Critique : Whity

Nicolas Thys | 23 décembre 2011
Nicolas Thys | 23 décembre 2011

1971, Fassbinder réalise 8 films et téléfilms dont Whity qui passe presque inaperçu et que l'on redécouvre avec joie. Cette fois le cinéaste germanique particulièrement attiré par le cinéma made in US s'attaque au western, autre genre typique d'Hollywood et de l'histoire des Etats-Unis mais dont plusieurs pays européens se sont appropriés les miettes : l'Italie avec le western spaghetti qui eut son heure de gloire dans les années 60 et l'Allemagne où l'on recense plusieurs ouvrages datant du début du siècle se déroulant dans l'ouest américain.

Whity est un mélange de ces influences diverses à l'heure où le cinéma américain lui-même semblait avoir presque abandonné le genre. Mais, de nouveau, Fassbinder en reprend quelques codes pour les détourner et il réalise l'inverse de ce à quoi on pouvait s'attendre. En ce sens le meilleur qualificatif qu'on peut attribuer au film serait celui de Western dégénéré, sans aucune nuance péjorative car Whity est un très bon cru pour ceux qui connaissent un peu l'oeuvre du réalisateur. Il reprend le saloon, ses ivrognes et ses bagarres, quelques scènes de rues assez rares et le racisme ambiant à cette époque dans le sud des Etats-Unis.
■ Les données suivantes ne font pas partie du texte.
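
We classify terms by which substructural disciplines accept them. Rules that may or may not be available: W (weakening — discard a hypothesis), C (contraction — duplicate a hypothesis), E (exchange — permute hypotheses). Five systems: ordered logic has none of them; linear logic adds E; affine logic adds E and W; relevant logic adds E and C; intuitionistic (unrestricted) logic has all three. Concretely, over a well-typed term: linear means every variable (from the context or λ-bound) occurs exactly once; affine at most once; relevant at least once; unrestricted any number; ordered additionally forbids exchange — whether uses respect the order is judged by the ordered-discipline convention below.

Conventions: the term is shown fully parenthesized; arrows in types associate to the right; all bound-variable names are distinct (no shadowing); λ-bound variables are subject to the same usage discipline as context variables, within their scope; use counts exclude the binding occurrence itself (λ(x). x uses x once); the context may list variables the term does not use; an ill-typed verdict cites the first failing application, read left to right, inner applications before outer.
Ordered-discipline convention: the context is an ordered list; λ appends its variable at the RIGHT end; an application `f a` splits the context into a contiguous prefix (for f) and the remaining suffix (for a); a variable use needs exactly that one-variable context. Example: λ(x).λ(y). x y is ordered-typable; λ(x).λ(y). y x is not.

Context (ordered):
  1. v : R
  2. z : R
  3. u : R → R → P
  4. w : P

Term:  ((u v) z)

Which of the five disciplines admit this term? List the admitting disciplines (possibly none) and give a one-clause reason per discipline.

admitted by: affine, unrestricted
variable uses: v=1; z=1; u=1; w=0
uses in reading order: u, v, z
typing: the term checks, with type P
ordered: ✗ — unused: w — weakening required
linear: ✗ — unused: w — weakening required
affine: ✓ — at most one use each (v, z, u, w)
relevant: ✗ — unused: w — weakening required
unrestricted: ✓ — well-typed at P; no restrictions here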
Mais les portes deviennent des fenêtres, personne ne se parle, tout le monde se rejette.

Le protagoniste du film est un esclave noir surnommé de manière avilissante Whity car pour sa mère il n'est pas assez noir pour être Black, et pour les autres pas assez blanc pour être totalement White, un peu comme la Sarah Jane du Mirage de la vie, le dernier opus de Douglas Sirk, dont on retrouve quelques traces assez éparses notamment dans la question du racisme, du droit d'aimer qui il veut et du besoin d'être considéré comme un humain : thèmes sous-jacents mais qui reviennent sans cesse dans le film. Whity travaille avec sa mère pour un grand propriétaire terrien dont on devine qu'il est son père illégitime. Ce dernier est remarié et a eu deux enfants de sa précédente épouse. Mais dès le début rien ne va, tout est bancal, déséquilibré pour le plus grand bonheur du spectateur qui se demande à chaque instant où ce grand délire va mener. L'imprévisibilité est l'une des grande force du film.

Le père est un sadique renfrogné qui ne fait confiance à personne, sa nouvelle femme est cupide, masochiste et rêve de voir la famille entière mourir pour empocher de l'argent, l'un des enfants est atteint d'une forme d'autisme sévère et n'aime rien d'autres qu'éplucher des pommes de terre et le second est un malade arrogant rachitique et qui se travestit. Le ton est donné et tout va empirer jusqu'à un final rapide mais grandguignolesque, un simulacre de duel pour un western qui n'en est plus vraiment un. Les personnages ont d'ailleurs les figures de l'emploi : la mère de Whity est noire anthracite, certainement grimée de maquillage comme on le faisait dans les années 20 pour les acteurs blancs qui jouaient des personnages noirs, les autres membres de la famille ont le visage blanc voire bleu : la mort et la maladie se lit sur leur visage. Ils ne sont plus véritablement humains, juste de simples déchets qui hantent une demeure où rien ne bouge. Whity est dans un entre-deux, il est un point de liaison : tout le monde lui demandera à un moment où à un autre de tuer quelqu'un moyennant finances ou avantages matériels. Il se situe en bas de l'échelle sociale mais il est au centre de toutes les attentions, il observe et subit les rapports de force d'une famille qui n'est rien d'autre que étiolement d'une société de privilégiés. Son jeu est très étrange : presque rien ne transparaît de son visage excepté la douleur lorsqu'il est battu.

La mise en scène de Fassbinder une fois encore se joue des stéréotypes : il va droit là où cela fera le plus mal tout en s'attardant sur des détails insignifiants qui semblent interminables et faisant durer certaines séquences plus qu'elles ne devraient comme Sergio Leone le faisait mais cette fois sans suspense à la clé, rien que la représentation d'un ennui profond, du temps qui passe sans que rien ne puisse rétablir un quelconque ordre dans cette famille. Seule celle qu'il aime, une prostituée, chanteuse de bar blanche qu'il n'a pas le droit d'aimer en public sous peine de représailles et interprétée par une excellente Hannah Schygulla, parviendra à le faire sortir de ce système répressif. Les vingt dernières minutes, à partir du moment où il s'affirme et ose enfin passer une porte et non sortir par la fenêtre, sont magnifiques. Il passe de la soumission à la rébellion. Le film s'achèvera dans le désert dans un hommage évident et lucide aux Rapaces d'Erich von Stroheim.